Why you should read your contract before signing

Friday August 31 2018

Read and understand. Signing a contract that

Read and understand. Signing a contract that you have not taken time to read might turn out problematic in future. PHOTO BY Abubaker Lubowa.  

By Zuurah Karungi

“When I got a job after three years of searching, I was so excited that I just signed the contract without reading it. This was perhaps the biggest mistake I have ever made because I got subjected to a lot of work, which I could have refused if I had read my contract well,” shares Ivan Kiiza*.
Like, Kiiza, many people do not read job contracts before signing. Others do not bother demanding for contracts and appointment letters because they think all that matters is getting the job. However, getting a contract, and reading it, is as important as getting the job.
Herbert Zake, a human resources consultant, at Steadfast Quality Solutions Limited, notes that it is important for a new employee to request for an employment contract as this will clearly spell out the duties, responsibilities and expectations from the employer and the employee to minimse misunderstandings and set parameters for the interaction between both parties. He adds that it is equally important for one to read and understand the terms and conditions as stipulated in the contract.
The employer would want to bring the new employee on board as quickly as possible so as to get on with the business. They will want the employee to sign the contract in the shortest time possible. However, it is best not to append your signature in a hurry. The employment contract will have quite a number of clauses and it is best to read and understand them when you are not under pressure.

Need for second eye
Zaake notes that it is advisable that you “sleep over” it to read and fully understand the contents and their implications after the excitement has subsided. It is also good to have someone else take a look so that you both have a common understanding of what it entails. This could be a spouse, a friend or better still a lawyer, especially where you do not understand the contents of some of the clauses. The other advantage of a lawyer taking a look at it is that they will ensure that the clauses are aligned to the applicable employment laws and that you are not unnecessarily disadvantaged. Some of the clauses and stipulations in the contract could be negotiable and a lawyer can guide you in this process.

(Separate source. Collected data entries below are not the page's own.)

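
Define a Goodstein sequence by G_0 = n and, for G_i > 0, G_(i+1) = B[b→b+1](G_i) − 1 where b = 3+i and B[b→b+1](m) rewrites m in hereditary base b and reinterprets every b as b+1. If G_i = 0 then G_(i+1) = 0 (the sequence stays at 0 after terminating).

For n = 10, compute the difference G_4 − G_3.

[0] 10 ≡ 3^2 + 1 (base 3). Lift 4: 17. −1: 16.
[1] 16 ≡ 4^2 (base 4). Lift 5: 25. −1: 24.
[2] 24 ≡ 4·5 + 4 (base 5). Lift 6: 28. −1: 27.
[3] 27 ≡ 4·6 + 3 (base 6). Lift 7: 31. −1: 30.

3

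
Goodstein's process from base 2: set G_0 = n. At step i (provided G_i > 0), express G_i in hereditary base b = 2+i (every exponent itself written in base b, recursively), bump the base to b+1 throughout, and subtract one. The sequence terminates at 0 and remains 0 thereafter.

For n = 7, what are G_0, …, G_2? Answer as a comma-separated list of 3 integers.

i=0: 7 = 2^2 + 2 + 1 (b=2); 2→3: 3^3 + 3 + 1 = 31; 31−1 = 30
i=1: 30 = 3^3 + 3 (b=3); 3→4: 4^4 + 4 = 260; 260−1 = 259

7, 30, 259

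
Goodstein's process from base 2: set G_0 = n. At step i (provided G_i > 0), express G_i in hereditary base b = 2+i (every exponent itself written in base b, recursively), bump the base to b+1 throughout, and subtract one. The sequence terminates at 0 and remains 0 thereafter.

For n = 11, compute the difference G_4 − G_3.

i=0: 11 = 2^(2 + 1) + 2 + 1 (b=2); 2→3: 3^(3 + 1) + 3 + 1 = 85; 85−1 = 84
i=1: 84 = 3^(3 + 1) + 3 (b=3); 3→4: 4^(4 + 1) + 4 = 1028; 1028−1 = 1027
i=2: 1027 = 4^(4 + 1) + 3 (b=4); 4→5: 5^(5 + 1) + 3 = 15628; 15628−1 = 15627
i=3: 15627 = 5^(5 + 1) + 2 (b=5); 5→6: 6^(6 + 1) + 2 = 279938; 279938−1 = 279937

264310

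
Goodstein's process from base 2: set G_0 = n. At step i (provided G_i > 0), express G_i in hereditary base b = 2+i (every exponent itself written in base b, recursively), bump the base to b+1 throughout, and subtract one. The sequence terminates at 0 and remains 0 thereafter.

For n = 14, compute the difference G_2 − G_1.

1171

[0] 14 ≡ 2^(2 + 1) + 2^2 + 2 (base 2). Lift 3: 111. −1: 110.
[1] 110 ≡ 3^(3 + 1) + 3^3 + 2 (base 3). Lift 4: 1282. −1: 1281.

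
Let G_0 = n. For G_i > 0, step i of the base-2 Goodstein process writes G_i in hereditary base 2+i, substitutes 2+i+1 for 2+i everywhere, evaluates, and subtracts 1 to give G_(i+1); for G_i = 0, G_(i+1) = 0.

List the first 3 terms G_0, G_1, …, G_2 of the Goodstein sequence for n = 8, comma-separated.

G_0=8  [base 2] 2^(2 + 1)  →[2↦3]→  3^(3 + 1) = 81  −1 ⇒ G_1=80
G_1=80  [base 3] 2·3^3 + 2·3^2 + 2·3 + 2  →[3↦4]→  2·4^4 + 2·4^2 + 2·4 + 2 = 554  −1 ⇒ G_2=553

8, 80, 553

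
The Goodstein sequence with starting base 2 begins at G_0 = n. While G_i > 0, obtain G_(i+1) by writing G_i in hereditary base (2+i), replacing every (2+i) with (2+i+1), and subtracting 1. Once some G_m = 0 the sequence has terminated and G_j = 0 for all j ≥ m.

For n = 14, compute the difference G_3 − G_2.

17469

14 —HB2→ 2^(2 + 1) + 2^2 + 2 —bump→ 3^(3 + 1) + 3^3 + 3 = 111 —(−1)→ 110
110 —HB3→ 3^(3 + 1) + 3^3 + 2 —bump→ 4^(4 + 1) + 4^4 + 2 = 1282 —(−1)→ 1281
1281 —HB4→ 4^(4 + 1) + 4^4 + 1 —bump→ 5^(5 + 1) + 5^5 + 1 = 18751 —(−1)→ 18750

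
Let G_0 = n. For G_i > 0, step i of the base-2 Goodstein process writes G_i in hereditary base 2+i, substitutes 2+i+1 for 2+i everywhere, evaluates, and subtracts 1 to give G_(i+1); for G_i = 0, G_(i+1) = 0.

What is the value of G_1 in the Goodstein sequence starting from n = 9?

81

G_0=9  [base 2] 2^(2 + 1) + 1  →[2↦3]→  3^(3 + 1) + 1 = 82  −1 ⇒ G_1=81
G_1=81  [base 3] 3^(3 + 1)  →[3↦4]→  4^(4 + 1) = 1024  −1 ⇒ G_2=1023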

Agreement between two parties
According to Edward Kyamanywa, a lawyer, a contract is an agreement between two parties, which they all have to abide by. He notes that one should read their contracts carefully before signing or if possible involve a lawyer since there could be clauses that are too complex for a person without law knowledge. “For example, about the right number of hours an employee is supposed to work, the age, work conditions, mode of payment (the how and when) among others and it needs one to know the law to interpret some of them,” he adds.
According to Lucy Asiimwe, an HR at Ministry of Public Service, one should thoroughly read their contract to know what is expected of them. She says with this, one will not be overworked since they have learnt what their jobs requires of them. And in case you are not comfortable with any of the terms in the contract, you can ask for an adjustment.

Stricting clauses
Zaake notes that there could be a clause prohibiting you from working for a competitor for a specified time after leaving the current employer. There could be a clause bonding you to remain with the company for a given period after they have trained you. Such clauses will put you at a disadvantage should you want to leave the organisation to pursue other career interests.
He adds that the contract could bar you from engaging in any other gainful employment or work that you can do in your own free time. This could for example, imply that you cannot lecture in a university or teach in a school at the weekend.
“Where there is no employment contract, the employer can easily take advantage of and exploit the employee. The employer could also terminate the services of the employee at will. This can be made worse if the employee is ignorant of employee laws, which is most likely to be the case,” he says.
Zaake emphasizes that it is advisable for the new employee to ask the employer as many questions as possible so that they clearly understand all clauses in the employment contract before signing it, well knowing that it is a binding document. That way there is clarity on both parties in terms of the expectations from the offset.